AK-47: The Story of a Gun

Ak-47: the Story of the Peple's Gun BY Michael Hodges. Hodder and Stoughton-Sceptre. Paperback, 225 pages. $24.

The cover of Ak-47: the Story of the Peple's Gun

This is a book about a contemporary phenomenon that is crucially important, utterly terrifying, and largely ignored. In AK-47: The Story of a Gun, Michael Hodges, a British journalist, charts the spread of the titular weapon—especially in Africa, the Middle East, and Southeast Asia—and the ways in which the gun virtually guarantees the continued implosion of failed states and the intensification of terrorist violence. For thousands, perhaps millions, of people, the AK has developed “a cultural velocity” that has proved to be “both irresistible and catastrophic,” Hodges writes. It is not just a weapon but an unmaker of whole societies, substituting a culture of death for the creation of civil and political institutions.

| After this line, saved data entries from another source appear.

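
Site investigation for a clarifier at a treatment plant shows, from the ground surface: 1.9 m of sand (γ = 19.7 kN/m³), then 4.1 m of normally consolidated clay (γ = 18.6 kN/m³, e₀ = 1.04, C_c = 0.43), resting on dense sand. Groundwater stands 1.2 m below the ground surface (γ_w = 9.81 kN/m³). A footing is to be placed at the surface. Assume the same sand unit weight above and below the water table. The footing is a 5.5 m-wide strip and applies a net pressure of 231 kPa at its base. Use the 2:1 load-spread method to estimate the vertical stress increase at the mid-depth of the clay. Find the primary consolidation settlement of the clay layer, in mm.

S_c ≈ 498 mm

Mid-depth of clay below the ground surface: z = 1.9 + 4.1/2 = 3.95 m.
Total vertical stress at mid-clay: σ_v = 19.7×1.9 + 18.6×2.05 = 75.56 kPa.
Pore pressure: u = 9.81×(3.95 − 1.2) = 26.978 kPa.
Initial effective stress: σ'_0 = σ_v − u = 75.56 − 26.978 = 48.582 kPa.
Stress increase at mid-clay by the 2:1 spreading method:
Δσ = qB/(B+z) = 231×5.5/(5.5+3.95) = 134.44 kPa
Final effective stress: σ'_f = σ'_0 + Δσ = 48.582 + 134.44 = 183.02 kPa.
Normally consolidated clay, so the full stress increment lies on the virgin compression line:
S_c = C_c·H/(1+e₀)·log₁₀(σ'_f/σ'_0) = 0.43×4.1/(1+1.04)×log₁₀(183.02/48.582)
    = 0.86422 × 0.57602 = 0.4978 m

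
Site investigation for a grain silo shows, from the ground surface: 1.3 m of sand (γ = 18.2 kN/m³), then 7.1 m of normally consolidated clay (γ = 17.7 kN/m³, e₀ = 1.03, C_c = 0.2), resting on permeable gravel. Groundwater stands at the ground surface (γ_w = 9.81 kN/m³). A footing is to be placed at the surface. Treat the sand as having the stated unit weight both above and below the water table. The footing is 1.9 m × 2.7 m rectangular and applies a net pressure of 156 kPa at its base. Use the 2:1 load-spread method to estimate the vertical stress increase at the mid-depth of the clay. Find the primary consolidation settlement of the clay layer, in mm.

Mid-depth of clay below the ground surface: z = 1.3 + 7.1/2 = 4.85 m.
Total vertical stress at mid-clay: σ_v = 18.2×1.3 + 17.7×3.55 = 86.495 kPa.
Pore pressure: u = 9.81×(4.85 − 0) = 47.578 kPa.
Initial effective stress: σ'_0 = σ_v − u = 86.495 − 47.578 = 38.917 kPa.
Stress increase at mid-clay by the 2:1 spreading method:
Δσ = qBL/((B+z)(L+z)) = 156×1.9×2.7/((1.9+4.85)(2.7+4.85)) = 15.703 kPa
Final effective stress: σ'_f = σ'_0 + Δσ = 38.917 + 15.703 = 54.62 kPa.
Normally consolidated clay, so the full stress increment lies on the virgin compression line:
S_c = C_c·H/(1+e₀)·log₁₀(σ'_f/σ'_0) = 0.2×7.1/(1+1.03)×log₁₀(54.62/38.917)
    = 0.69951 × 0.14721 = 0.103 m

S_c ≈ 103 mm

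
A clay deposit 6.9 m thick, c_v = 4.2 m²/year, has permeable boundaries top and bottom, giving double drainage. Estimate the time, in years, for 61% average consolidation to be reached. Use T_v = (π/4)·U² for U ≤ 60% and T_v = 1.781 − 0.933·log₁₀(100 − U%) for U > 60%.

Drainage path length: H_d = H/2 = 3.45 m (double drainage).
U > 60%: T_v = 1.781 − 0.933·log₁₀(100 − 61) = 0.29654.
t = T_v·H_d²/c_v = 0.29654×3.45²/4.2 = 0.8404 years.

t ≈ 0.84 years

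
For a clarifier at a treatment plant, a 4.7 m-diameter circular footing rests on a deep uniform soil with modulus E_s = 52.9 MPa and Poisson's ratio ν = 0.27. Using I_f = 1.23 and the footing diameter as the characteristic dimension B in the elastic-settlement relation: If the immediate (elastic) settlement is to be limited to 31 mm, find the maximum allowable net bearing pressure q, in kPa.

q ≈ 306 kPa

E_s = 52.9 MPa = 52900 kPa.
S_e = q·B·(1−ν²)/E_s · I_f  ⇒  q = S_e·E_s / (B·(1−ν²)·I_f).
q = 0.031 × 52900 / (4.7 × 0.9271 × 1.23) = 306 kPa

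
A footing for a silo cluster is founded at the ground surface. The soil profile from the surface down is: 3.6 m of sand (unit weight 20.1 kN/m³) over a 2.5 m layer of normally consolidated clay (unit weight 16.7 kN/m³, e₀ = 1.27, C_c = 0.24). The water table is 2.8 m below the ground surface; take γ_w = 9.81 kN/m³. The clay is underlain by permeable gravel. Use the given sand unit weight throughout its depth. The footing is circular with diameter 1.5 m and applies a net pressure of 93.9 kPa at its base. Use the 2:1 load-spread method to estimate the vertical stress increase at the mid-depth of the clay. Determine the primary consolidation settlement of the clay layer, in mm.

S_c ≈ 7.94 mm

Mid-depth of clay below the ground surface: z = 3.6 + 2.5/2 = 4.85 m.
Total vertical stress at mid-clay: σ_v = 20.1×3.6 + 16.7×1.25 = 93.235 kPa.
Pore pressure: u = 9.81×(4.85 − 2.8) = 20.11 kPa.
Initial effective stress: σ'_0 = σ_v − u = 93.235 − 20.11 = 73.125 kPa.
Stress increase at mid-clay by the 2:1 spreading method:
Δσ ≈ qD²/(D+z)² = 93.9×1.5²/(1.5+4.85)² = 5.2396 kPa
Final effective stress: σ'_f = σ'_0 + Δσ = 73.125 + 5.2396 = 78.365 kPa.
Normally consolidated clay, so the full stress increment lies on the virgin compression line:
S_c = C_c·H/(1+e₀)·log₁₀(σ'_f/σ'_0) = 0.24×2.5/(1+1.27)×log₁₀(78.365/73.125)
    = 0.26432 × 0.030056 = 0.007944 m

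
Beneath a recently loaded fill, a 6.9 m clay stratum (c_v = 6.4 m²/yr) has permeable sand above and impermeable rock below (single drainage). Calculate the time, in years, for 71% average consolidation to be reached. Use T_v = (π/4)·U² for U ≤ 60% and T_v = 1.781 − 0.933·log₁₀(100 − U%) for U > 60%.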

The weapon’s origins lie in World War II, when the Soviet Union, facing an unquestionably superior Nazi army, sought to invent an automatic gun that was powerful, easy to operate, and virtually indestructible. A determined young tank commander named Mikhail Kalashnikov came up with the winning design, though not until 1947. “Miraculously tough, artfully simple and devastatingly effective, Kalashnikov’s invention would revolutionize the way guns were used on the battlefield and within fifty years change the world itself,” Hodges writes. Today, he estimates, there are an astonishing seventy million AKs in circulation, and they are produced all over the world—often in small workshops in some of the poorest countries.

In the ’60s, the AK-47 became a symbol of third-world revolution, due especially to its use by the Vietnamese. In the jungle, the AK demonstrated its vast superiority to the M16 used by the Americans and was even credited, albeit apocryphally, with shooting down an American bomber. The AK’s image underwent another transformation in 1972, Hodges explains, when the Palestinian group Black September used it to murder Israeli athletes at the Olympics: “If Vietnam had paved the way for the Kalashnikov as an icon of liberation, Munich would be the first signpost on the road to its incarnation as the terrorist’s gun and that of the Palestinian terrorist in particular.” Today, the gun is used—and lovingly fetishized—by militants in the West Bank and Gaza, insurgents in Iraq, separatists in Chechnya and Kashmir, and jihadists in Pakistan and Afghanistan. The AK has become their central cultural artifact, their marker of identity, their source of pride and power, their substitute for politics. Osama bin Laden—though he seems to prefer bombs and airplanes—makes sure a trusty AK is at his side for his video missives to the world.

The gun’s effect on Africa has been monstrous, especially in the past two decades. “Demobbed government soldiers and rebels, bank robbers, poachers, truculent teenagers and pickpockets all had access to Kalashni­kovs,” Hodges says, “a situation which guaranteed that life could never be normal. . . . For millions the Kalashnikovs brought blood-letting rather than liberty, and by the 1990s ‘Kalash!’ was a cry of despair rather than pride.” The AK has been key to the rise of the bizarre and horrific phenomenon of child soldiers and in ensuring that so many of Africa’s recent civil wars have veered into “racial annihilation and national self-destruction.”

Unfortunately, Hodges’s treatment does not do his subject justice. This is a sloppily and lazily reported book, if reported is indeed the operative word. For most of the wars Hodges discusses, he uses only one source to tell his tale: in Sudan, a child soldier–turned-musician; in Vietnam, an ex-soldier vaguely named Mr. Phan; in the West Bank, a ludicrously romantic French photographer. Surely, the victims of these wars—and Hodges’s readersdeserve a fuller exploration of these conflicts and their complicated histories. The book’s lack of endnotes and bibliography can only exacerbate the reader’s mistrust of Hodges’s methods.

Finally, what of Mikhail Kalashnikov himself? Eighty-five years old when Hodges interviewed him as he puttered around in “a pair of fun fur leopardskin ankle slippers,” Kalashnikov comes off as a nostalgic, somewhat bewildered figure. Like the American scientists who worked on the atom bomb and came to regret their invention, he is pained that the weapon he created to fight fascism and defend the Soviet Union is now used by nine-year-olds in Freetown and against nine-year-olds in Beslan. “I’m proud of my invention, but I’m sad that terrorists use it,” Kalashnikov told a group of German journalists. “I would have preferred to invent a machine that people could use and that would help farmers with their work. For example, a lawnmower.” Indeed, he has called for the destruction of every AK in the world—though the book makes clear what an impossible demand this is.

Ironically, Kalashnikov’s gun has become a signifier not just for the earth’s most wretched citizens but also for its most powerful. In the summer of 2004, a bottle of vodka, made of crystal and shaped like an AK-47, was sent by Vladimir Putin to George W. Bush.